Dr. Goss is an Assistant Professor in the Departments of Medicine and Family & Social Medicine at the Albert Einstein College of Medicine in Bronx, NY and a core faculty member for the Primary Care/Social Internal Medicine residency program at Montefiore Medical Center. She teaches a course on clinical reasoning and implicit bias

Bibliography
  • Croskerry, P. (2003, August). The Importance of Cognitive Errors in Diagnosis and Strategies to Reduce Them. Academic Medicine, 78(8), 775-780.
  • Eligon, J. (2020, December 23). Black Doctor Dies of Covid-19 After Complaining of Racist Treatment. Retrieved from NY Times: https://www.nytimes.com/2020/12/23/us/susan-moore-black-doctor-indiana.html
  • Gonzalez HM, C. T. (2008, October). Antidepressant Use among Blacks and Whites in the United States. Psychiatr Serv., 59(10), 1131–1138.
  • Gonzalez, C. L. (2021). Twelve tips for teaching implicit bias recognition and management. Medical Teacher.
  • Green, A. R. (2007, Jun 27). Implicit bias among physicians and its prediction of thrombolysis decisions for black and white patients. Journal of general internal medicine, 22(9), 1231-1238.
  • Kington R, T. D. (2001). Increasing Racial and Ethnic Diversity Among Physicians: An Intervention to Address Health Disparities? In S. A. Smedley BD, The Right Thing to Do, The Smart Thing to Do: Enhancing Diversity in the Health Professions: Summary of the Symposium on Diversity in Health Professions in Honor of Herbert W.Nickens, M.D. Washington D.C.: National Academies Press.

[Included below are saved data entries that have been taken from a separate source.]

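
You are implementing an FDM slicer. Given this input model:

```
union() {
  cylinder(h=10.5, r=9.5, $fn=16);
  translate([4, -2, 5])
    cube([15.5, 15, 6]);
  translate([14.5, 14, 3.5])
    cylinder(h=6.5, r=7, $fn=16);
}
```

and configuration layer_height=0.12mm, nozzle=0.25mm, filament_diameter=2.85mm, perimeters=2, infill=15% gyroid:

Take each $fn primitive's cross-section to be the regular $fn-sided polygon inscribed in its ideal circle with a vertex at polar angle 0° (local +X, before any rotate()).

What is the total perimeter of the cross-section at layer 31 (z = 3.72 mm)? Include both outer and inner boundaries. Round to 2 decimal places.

At z = 3.72 mm: the r=9.5 cylinder contributes a regular 16-gon of circumradius 9.5 (perimeter = 2·16·9.500·sin(180°/16) = 59.31 mm); the cube at (4, -2) is not intersected at this z (z outside [5, 11]); the r=7 cylinder at (14.5, 14) contributes a regular 16-gon of circumradius 7 (perimeter = 2·16·7.000·sin(180°/16) = 43.70 mm); Combining (union): the 2 present regions are separate (no shared area or edge), so areas and boundary lengths simply add and each stays a separate island — boundary = 103.01 mm. Overall, the cross-section has 2 separate islands. Total boundary length (outer) = 103.01 mm.

103.01 mm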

  • Ndugga, N. a. (2021, May 11). Disparities in Health and Health Care: 5 Key Questions and Answers. Retrieved from Kaiser Family Foundation: https://www.kff.org/racial-equity-and-health-policy/issue-brief/disparities-in-health-and-health-care-5-key-question-and-answers/
  • Penner, L. A. (2014, Oct). Reducing Racial Health Care Disparities: A Social Psychological Analysis. . Policy insights from the behavioral and brain sciences, 1(1), 204–212.
  • Ruhl, C. (2020, July 1). Implicit or Unconscious Bias. Retrieved from Simply Psychology: https://www.simplypsychology.org/implicit-bias.html
  • Schwartz RC, B. D. (2014, December 22). Racial disparities in psychotic disorder diagnosis: A review of empirical literature. World J Psychiatry, 4(4), 133–140.
  • Trawalter S, H. K. (2012, Nov 14). Racial bias in perceptions of others’ pain. PLoS One, 7(11).